Children listen to the message their parents send MORE than they listen to the messages of their school. If a parent is okay with the idea of kollel, and gives the child that choice, why wouldn't they choose it? It's reinforced in many frum circles as the righteous choice. They feel that they're doing the right thing, and that is always a seductive feeling.

Blame the parents. They're the ones encouraging their sons to find wealthy girls so that they don't have to support them. They're the ones encouraging pregnant women with children to go out into the workforce, and somehow make lunch and dinner for their prince of a son.

2:26 PM  
Blogger Somewhat Anonymous said...

As far as entitlement goes, there is an additional factor to a general sense of entitlement that affects young couples.

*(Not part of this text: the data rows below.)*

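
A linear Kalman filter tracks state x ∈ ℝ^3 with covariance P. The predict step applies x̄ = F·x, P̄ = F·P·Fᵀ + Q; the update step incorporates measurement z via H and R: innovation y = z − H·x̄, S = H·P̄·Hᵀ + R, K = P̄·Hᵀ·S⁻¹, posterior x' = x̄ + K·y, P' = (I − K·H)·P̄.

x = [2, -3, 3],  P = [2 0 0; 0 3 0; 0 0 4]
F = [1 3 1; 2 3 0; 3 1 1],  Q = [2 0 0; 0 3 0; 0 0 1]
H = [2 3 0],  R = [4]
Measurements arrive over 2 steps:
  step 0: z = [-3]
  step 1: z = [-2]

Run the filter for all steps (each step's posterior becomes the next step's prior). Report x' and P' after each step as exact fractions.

step 0: x' = [-86/429, -35/39, 3584/429], P' = [3461/858 -95/39 -161/858; -95/39 74/39 11/39; -161/858 11/39 12107/858]
step 1: x' = [130837/29577, -35416/9859, 188927/29577], P' = [211087/29577 -129490/29577 3517/9859; -129490/29577 30576/9859 -1970/29577; 3517/9859 -1970/29577 1027052/29577]

step 0: x̄ = F·x = [-4, -5, 6]
step 0: P̄ = F·P·Fᵀ + Q = [35 31 19; 31 38 21; 19 21 26]
step 0: y = z − H·x̄ = [20]
step 0: S = H·P̄·Hᵀ + R = [858]
step 0: K = P̄·Hᵀ·S⁻¹ = [163/858; 8/39; 101/858]
step 0: x' = x̄ + K·y = [-86/429, -35/39, 3584/429]
step 0: P' = (I − K·H)·P̄ = [3461/858 -95/39 -161/858; -95/39 74/39 11/39; -161/858 11/39 12107/858]
step 1: x̄ = F·x = [71/13, -1327/429, 2941/429]
step 1: P̄ = F·P·Fᵀ + Q = [311/13 48/13 103/13; 48/13 2995/429 1532/429; 103/13 1532/429 16360/429]
step 1: y = z − H·x̄ = [-521/143]
step 1: S = H·P̄·Hᵀ + R = [29577/143]
step 1: K = P̄·Hᵀ·S⁻¹ = [8426/29577; 4051/29577; 1266/9859]
step 1: x' = x̄ + K·y = [130837/29577, -35416/9859, 188927/29577]
step 1: P' = (I − K·H)·P̄ = [211087/29577 -129490/29577 3517/9859; -129490/29577 30576/9859 -1970/29577; 3517/9859 -1970/29577 1027052/29577]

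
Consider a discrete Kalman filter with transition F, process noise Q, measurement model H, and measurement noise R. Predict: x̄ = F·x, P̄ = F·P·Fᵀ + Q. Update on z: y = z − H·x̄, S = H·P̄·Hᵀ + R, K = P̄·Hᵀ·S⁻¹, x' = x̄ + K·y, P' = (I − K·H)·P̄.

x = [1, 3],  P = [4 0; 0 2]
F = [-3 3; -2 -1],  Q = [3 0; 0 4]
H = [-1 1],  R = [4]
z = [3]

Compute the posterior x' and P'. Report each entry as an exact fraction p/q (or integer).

x' = [-264/47, -179/47]
P' = [1158/47 1002/47; 1002/47 1018/47]

x̄ = F·x = [6, -5]
P̄ = F·P·Fᵀ + Q = [57 18; 18 22]
y = z − H·x̄ = [14]
S = H·P̄·Hᵀ + R = [47]
K = P̄·Hᵀ·S⁻¹ = [-39/47; 4/47]
x' = x̄ + K·y = [-264/47, -179/47]
P' = (I − K·H)·P̄ = [1158/47 1002/47; 1002/47 1018/47]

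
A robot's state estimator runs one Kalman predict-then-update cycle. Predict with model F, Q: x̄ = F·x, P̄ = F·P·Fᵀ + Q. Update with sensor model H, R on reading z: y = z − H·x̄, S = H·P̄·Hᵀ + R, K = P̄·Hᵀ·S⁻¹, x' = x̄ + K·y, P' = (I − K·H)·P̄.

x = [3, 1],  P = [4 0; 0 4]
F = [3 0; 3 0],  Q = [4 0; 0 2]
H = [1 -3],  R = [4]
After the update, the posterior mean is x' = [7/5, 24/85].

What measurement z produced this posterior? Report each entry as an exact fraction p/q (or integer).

z = [1]

x̄ = F·x = [9, 9]
P̄ = F·P·Fᵀ + Q = [40 36; 36 38]
S = H·P̄·Hᵀ + R = [170]
K = P̄·Hᵀ·S⁻¹ = [-2/5; -39/85]
x' − x̄ = [-38/5, -741/85] = K·y
y = (KᵀK)⁻¹·Kᵀ·(x' − x̄) = [19]
z = y + H·x̄ = [19] + [-18] = [1]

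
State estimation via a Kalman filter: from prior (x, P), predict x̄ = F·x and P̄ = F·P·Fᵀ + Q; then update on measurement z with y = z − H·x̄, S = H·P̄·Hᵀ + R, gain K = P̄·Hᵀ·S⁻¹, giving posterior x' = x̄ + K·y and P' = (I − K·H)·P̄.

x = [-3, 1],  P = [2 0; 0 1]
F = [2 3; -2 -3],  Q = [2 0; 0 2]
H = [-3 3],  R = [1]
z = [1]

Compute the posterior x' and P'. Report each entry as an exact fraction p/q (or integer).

x' = [-111/649, 111/649]
P' = [667/649 631/649; 631/649 667/649]

x̄ = F·x = [-3, 3]
P̄ = F·P·Fᵀ + Q = [19 -17; -17 19]
y = z − H·x̄ = [-17]
S = H·P̄·Hᵀ + R = [649]
K = P̄·Hᵀ·S⁻¹ = [-108/649; 108/649]
x' = x̄ + K·y = [-111/649, 111/649]
P' = (I − K·H)·P̄ = [667/649 631/649; 631/649 667/649]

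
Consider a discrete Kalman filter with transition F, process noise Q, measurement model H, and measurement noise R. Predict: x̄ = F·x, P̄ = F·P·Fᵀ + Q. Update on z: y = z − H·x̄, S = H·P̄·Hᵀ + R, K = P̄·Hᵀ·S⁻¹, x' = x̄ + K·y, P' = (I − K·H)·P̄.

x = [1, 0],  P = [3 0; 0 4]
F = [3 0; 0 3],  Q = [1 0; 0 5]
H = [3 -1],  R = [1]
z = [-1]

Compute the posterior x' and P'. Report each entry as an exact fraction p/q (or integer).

x̄ = F·x = [3, 0]
P̄ = F·P·Fᵀ + Q = [28 0; 0 41]
y = z − H·x̄ = [-10]
S = H·P̄·Hᵀ + R = [294]
K = P̄·Hᵀ·S⁻¹ = [2/7; -41/294]
x' = x̄ + K·y = [1/7, 205/147]
P' = (I − K·H)·P̄ = [4 82/7; 82/7 10373/294]

x' = [1/7, 205/147]
P' = [4 82/7; 82/7 10373/294]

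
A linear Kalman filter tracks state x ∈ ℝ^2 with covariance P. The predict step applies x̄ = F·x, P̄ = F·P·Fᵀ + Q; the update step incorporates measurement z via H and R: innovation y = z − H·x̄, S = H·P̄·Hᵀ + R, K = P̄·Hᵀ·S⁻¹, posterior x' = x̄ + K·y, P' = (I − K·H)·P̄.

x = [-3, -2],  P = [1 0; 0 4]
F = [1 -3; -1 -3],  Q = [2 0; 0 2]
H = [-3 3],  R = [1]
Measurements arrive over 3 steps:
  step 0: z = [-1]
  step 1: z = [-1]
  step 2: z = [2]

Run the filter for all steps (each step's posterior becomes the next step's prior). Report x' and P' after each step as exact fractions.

step 0: x̄ = F·x = [3, 9]
step 0: P̄ = F·P·Fᵀ + Q = [39 35; 35 39]
step 0: y = z − H·x̄ = [-19]
step 0: S = H·P̄·Hᵀ + R = [73]
step 0: K = P̄·Hᵀ·S⁻¹ = [-12/73; 12/73]
step 0: x' = x̄ + K·y = [447/73, 429/73]
step 0: P' = (I − K·H)·P̄ = [2703/73 2699/73; 2699/73 2703/73]
step 1: x̄ = F·x = [-840/73, -1734/73]
step 1: P̄ = F·P·Fᵀ + Q = [10982/73 21624/73; 21624/73 43370/73]
step 1: y = z − H·x̄ = [2609/73]
step 1: S = H·P̄·Hᵀ + R = [100009/73]
step 1: K = P̄·Hᵀ·S⁻¹ = [31926/100009; 65238/100009]
step 1: x' = x̄ + K·y = [-9762/100009, -43968/100009]
step 1: P' = (I − K·H)·P̄ = [1082594/100009 1093236/100009; 1093236/100009 1114982/100009]
step 2: x̄ = F·x = [122142/100009, 20238/14287]
step 2: P̄ = F·P·Fᵀ + Q = [4758034/100009 1278892/14287; 1278892/14287 364834/2041]
step 2: y = z − H·x̄ = [141446/100009]
step 2: S = H·P̄·Hᵀ + R = [42673717/100009]
step 2: K = P̄·Hᵀ·S⁻¹ = [12582630/42673717; 26773866/42673717]
step 2: x' = x̄ + K·y = [69913866/42673717, 98315862/42673717]
step 2: P' = (I − K·H)·P̄ = [447163942/42673717 451358152/42673717; 451358152/42673717 460282774/42673717]

step 0: x' = [447/73, 429/73], P' = [2703/73 2699/73; 2699/73 2703/73]
step 1: x' = [-9762/100009, -43968/100009], P' = [1082594/100009 1093236/100009; 1093236/100009 1114982/100009]
step 2: x' = [69913866/42673717, 98315862/42673717], P' = [447163942/42673717 451358152/42673717; 451358152/42673717 460282774/42673717]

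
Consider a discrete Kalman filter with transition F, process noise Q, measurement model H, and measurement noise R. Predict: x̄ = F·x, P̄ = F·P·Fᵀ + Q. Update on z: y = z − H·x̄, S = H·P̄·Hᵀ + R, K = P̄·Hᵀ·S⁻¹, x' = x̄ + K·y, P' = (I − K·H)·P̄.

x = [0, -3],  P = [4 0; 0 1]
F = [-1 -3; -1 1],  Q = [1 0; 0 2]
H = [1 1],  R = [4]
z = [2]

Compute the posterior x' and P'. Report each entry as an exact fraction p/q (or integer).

x' = [61/9, -113/27]
P' = [17/3 -31/9; -31/9 125/27]

x̄ = F·x = [9, -3]
P̄ = F·P·Fᵀ + Q = [14 1; 1 7]
y = z − H·x̄ = [-4]
S = H·P̄·Hᵀ + R = [27]
K = P̄·Hᵀ·S⁻¹ = [5/9; 8/27]
x' = x̄ + K·y = [61/9, -113/27]
P' = (I − K·H)·P̄ = [17/3 -31/9; -31/9 125/27]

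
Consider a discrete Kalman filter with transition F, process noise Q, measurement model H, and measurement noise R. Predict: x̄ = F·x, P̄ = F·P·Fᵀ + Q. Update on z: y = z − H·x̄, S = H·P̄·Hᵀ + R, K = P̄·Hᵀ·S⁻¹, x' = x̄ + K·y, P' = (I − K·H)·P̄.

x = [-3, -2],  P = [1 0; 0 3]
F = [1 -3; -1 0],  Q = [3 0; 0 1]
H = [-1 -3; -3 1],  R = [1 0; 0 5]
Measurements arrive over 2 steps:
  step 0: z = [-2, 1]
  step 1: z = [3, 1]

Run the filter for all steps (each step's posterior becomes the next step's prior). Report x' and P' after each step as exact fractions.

step 0: x̄ = F·x = [3, 3]
step 0: P̄ = F·P·Fᵀ + Q = [31 -1; -1 2]
step 0: y = z − H·x̄ = [10, 7]
step 0: S = H·P̄·Hᵀ + R = [44 79; 79 292]
step 0: K = P̄·Hᵀ·S⁻¹ = [-750/6607 -1924/6607; -1855/6607 615/6607]
step 0: x' = x̄ + K·y = [-1147/6607, 5576/6607]
step 0: P' = (I − K·H)·P̄ = [2961/6607 -737/6607; -737/6607 864/6607]
step 1: x̄ = F·x = [-17875/6607, 1147/6607]
step 1: P̄ = F·P·Fᵀ + Q = [34980/6607 -5172/6607; -5172/6607 9568/6607]
step 1: y = z − H·x̄ = [5387/6607, -48165/6607]
step 1: S = H·P̄·Hᵀ + R = [96667/6607 34860/6607; 34860/6607 388455/6607]
step 1: K = P̄·Hᵀ·S⁻¹ = [-37560/366637 -502784/1833185; -3260/11827 15844/177405]
step 1: x' = x̄ + K·y = [-289489/366637, -8305/11827]
step 1: P' = (I − K·H)·P̄ = [772956/1833185 -6292/59135; -6292/59135 22592/177405]

step 0: x' = [-1147/6607, 5576/6607], P' = [2961/6607 -737/6607; -737/6607 864/6607]
step 1: x' = [-289489/366637, -8305/11827], P' = [772956/1833185 -6292/59135; -6292/59135 22592/177405]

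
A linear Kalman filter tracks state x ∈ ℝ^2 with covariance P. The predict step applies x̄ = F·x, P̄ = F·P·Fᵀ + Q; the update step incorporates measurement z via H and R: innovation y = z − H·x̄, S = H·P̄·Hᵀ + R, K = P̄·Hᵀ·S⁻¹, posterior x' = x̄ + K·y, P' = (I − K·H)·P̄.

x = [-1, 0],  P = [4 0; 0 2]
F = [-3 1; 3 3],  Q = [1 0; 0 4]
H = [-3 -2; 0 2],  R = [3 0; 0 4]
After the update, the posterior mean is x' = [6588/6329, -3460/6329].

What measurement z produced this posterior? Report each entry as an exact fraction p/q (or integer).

x̄ = F·x = [3, -3]
P̄ = F·P·Fᵀ + Q = [39 -30; -30 58]
S = H·P̄·Hᵀ + R = [226 -52; -52 236]
K = P̄·Hᵀ·S⁻¹ = [-4143/12658 -4131/12658; -13/6329 3108/6329]
x' − x̄ = [-12399/6329, 15527/6329] = K·y
y = (KᵀK)⁻¹·Kᵀ·(x' − x̄) = [1, 5]
z = y + H·x̄ = [1, 5] + [-3, -6] = [-2, -1]

z = [-2, -1]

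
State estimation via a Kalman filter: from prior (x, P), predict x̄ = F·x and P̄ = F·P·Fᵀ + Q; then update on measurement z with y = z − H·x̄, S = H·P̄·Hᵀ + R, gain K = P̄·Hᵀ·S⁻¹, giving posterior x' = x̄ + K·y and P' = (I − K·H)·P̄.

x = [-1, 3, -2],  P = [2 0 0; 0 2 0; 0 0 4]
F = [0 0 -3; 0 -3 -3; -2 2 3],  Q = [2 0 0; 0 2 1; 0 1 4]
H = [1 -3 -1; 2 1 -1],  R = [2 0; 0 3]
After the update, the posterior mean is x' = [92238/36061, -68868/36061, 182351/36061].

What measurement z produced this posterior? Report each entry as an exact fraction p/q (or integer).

z = [3, -2]

x̄ = F·x = [6, -3, 2]
P̄ = F·P·Fᵀ + Q = [38 36 -36; 36 56 -47; -36 -47 56]
S = H·P̄·Hᵀ + R = [174 -202; -202 649]
K = P̄·Hᵀ·S⁻¹ = [3915/36061 9442/36061; -19815/72122 6640/36061; -3549/72122 -10276/36061]
x' − x̄ = [-124128/36061, 39315/36061, 110229/36061] = K·y
y = (KᵀK)⁻¹·Kᵀ·(x' − x̄) = [-10, -9]
z = y + H·x̄ = [-10, -9] + [13, 7] = [3, -2]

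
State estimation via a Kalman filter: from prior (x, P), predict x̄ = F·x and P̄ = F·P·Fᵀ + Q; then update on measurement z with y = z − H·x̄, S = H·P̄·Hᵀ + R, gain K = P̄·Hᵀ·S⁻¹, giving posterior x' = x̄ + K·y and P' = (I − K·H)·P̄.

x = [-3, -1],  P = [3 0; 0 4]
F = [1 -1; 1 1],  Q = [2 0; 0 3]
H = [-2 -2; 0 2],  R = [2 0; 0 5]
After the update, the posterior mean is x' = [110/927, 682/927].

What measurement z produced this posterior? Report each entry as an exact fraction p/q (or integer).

x̄ = F·x = [-2, -4]
P̄ = F·P·Fᵀ + Q = [9 -1; -1 10]
S = H·P̄·Hᵀ + R = [70 -36; -36 45]
K = P̄·Hᵀ·S⁻¹ = [-44/103 -358/927; -5/103 376/927]
x' − x̄ = [1964/927, 4390/927] = K·y
y = (KᵀK)⁻¹·Kᵀ·(x' − x̄) = [-14, 10]
z = y + H·x̄ = [-14, 10] + [12, -8] = [-2, 2]

z = [-2, 2]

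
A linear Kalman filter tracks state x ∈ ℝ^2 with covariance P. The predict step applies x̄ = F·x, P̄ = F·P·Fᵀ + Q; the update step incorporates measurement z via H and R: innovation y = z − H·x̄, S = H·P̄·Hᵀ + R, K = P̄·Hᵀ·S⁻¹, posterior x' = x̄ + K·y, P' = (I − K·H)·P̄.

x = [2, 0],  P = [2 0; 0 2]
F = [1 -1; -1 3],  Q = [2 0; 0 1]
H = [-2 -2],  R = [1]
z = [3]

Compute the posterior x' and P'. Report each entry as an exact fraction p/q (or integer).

x̄ = F·x = [2, -2]
P̄ = F·P·Fᵀ + Q = [6 -8; -8 21]
y = z − H·x̄ = [3]
S = H·P̄·Hᵀ + R = [45]
K = P̄·Hᵀ·S⁻¹ = [4/45; -26/45]
x' = x̄ + K·y = [34/15, -56/15]
P' = (I − K·H)·P̄ = [254/45 -256/45; -256/45 269/45]

x' = [34/15, -56/15]
P' = [254/45 -256/45; -256/45 269/45]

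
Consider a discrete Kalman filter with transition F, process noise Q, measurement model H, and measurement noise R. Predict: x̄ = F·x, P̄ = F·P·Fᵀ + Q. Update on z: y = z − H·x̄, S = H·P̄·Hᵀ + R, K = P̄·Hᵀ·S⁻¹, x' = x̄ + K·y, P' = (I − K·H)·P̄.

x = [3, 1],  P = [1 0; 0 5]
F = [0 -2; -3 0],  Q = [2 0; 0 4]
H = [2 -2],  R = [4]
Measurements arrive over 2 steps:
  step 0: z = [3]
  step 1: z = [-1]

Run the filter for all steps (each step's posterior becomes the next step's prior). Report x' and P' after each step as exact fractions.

step 0: x̄ = F·x = [-2, -9]
step 0: P̄ = F·P·Fᵀ + Q = [22 0; 0 13]
step 0: y = z − H·x̄ = [-11]
step 0: S = H·P̄·Hᵀ + R = [144]
step 0: K = P̄·Hᵀ·S⁻¹ = [11/36; -13/72]
step 0: x' = x̄ + K·y = [-193/36, -505/72]
step 0: P' = (I − K·H)·P̄ = [77/9 143/18; 143/18 299/36]
step 1: x̄ = F·x = [505/36, 193/12]
step 1: P̄ = F·P·Fᵀ + Q = [317/9 143/3; 143/3 81]
step 1: y = z − H·x̄ = [28/9]
step 1: S = H·P̄·Hᵀ + R = [788/9]
step 1: K = P̄·Hᵀ·S⁻¹ = [-56/197; -150/197]
step 1: x' = x̄ + K·y = [10357/788, 10807/788]
step 1: P' = (I − K·H)·P̄ = [5545/197 5657/197; 5657/197 5957/197]

step 0: x' = [-193/36, -505/72], P' = [77/9 143/18; 143/18 299/36]
step 1: x' = [10357/788, 10807/788], P' = [5545/197 5657/197; 5657/197 5957/197]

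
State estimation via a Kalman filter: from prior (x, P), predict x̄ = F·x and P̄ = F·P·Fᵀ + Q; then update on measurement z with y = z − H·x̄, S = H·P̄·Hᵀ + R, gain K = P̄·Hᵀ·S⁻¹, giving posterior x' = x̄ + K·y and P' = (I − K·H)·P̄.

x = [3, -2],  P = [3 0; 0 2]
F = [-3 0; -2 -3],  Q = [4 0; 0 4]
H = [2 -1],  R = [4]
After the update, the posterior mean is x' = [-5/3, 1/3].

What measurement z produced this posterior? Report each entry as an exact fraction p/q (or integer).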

It seems to me that many young married couples, having just started out on their own, expect to maintain generally the standard of living they enjoyed while living with their parents. Obviously, a newly married couple, where one or both are in school/kollel, are not going to be able to afford the lifestyle that their parents have been able to afford after twenty five to forty years of marriage. Newly marrieds must keep in mind that their parents likely lived much more frugally when they were first married than they do after half a lifetime, and should adjust their expectations accordingly.

3:04 PM  
Blogger Orthonomics said...

I don't think the sense of entitlement is limited to learners in the least. I see it everywhere. Like deemer said, it is up to parents to set limits and encourage choices.

Often the best way to encourage good choices is to give the freedom to make choices within limits. Unfortunately, what many parents today do is forget to set the limits.

3:51 PM  
Anonymous Anonymous said...

It's a sick world out there, and getting sicker, ladies and gentlemen.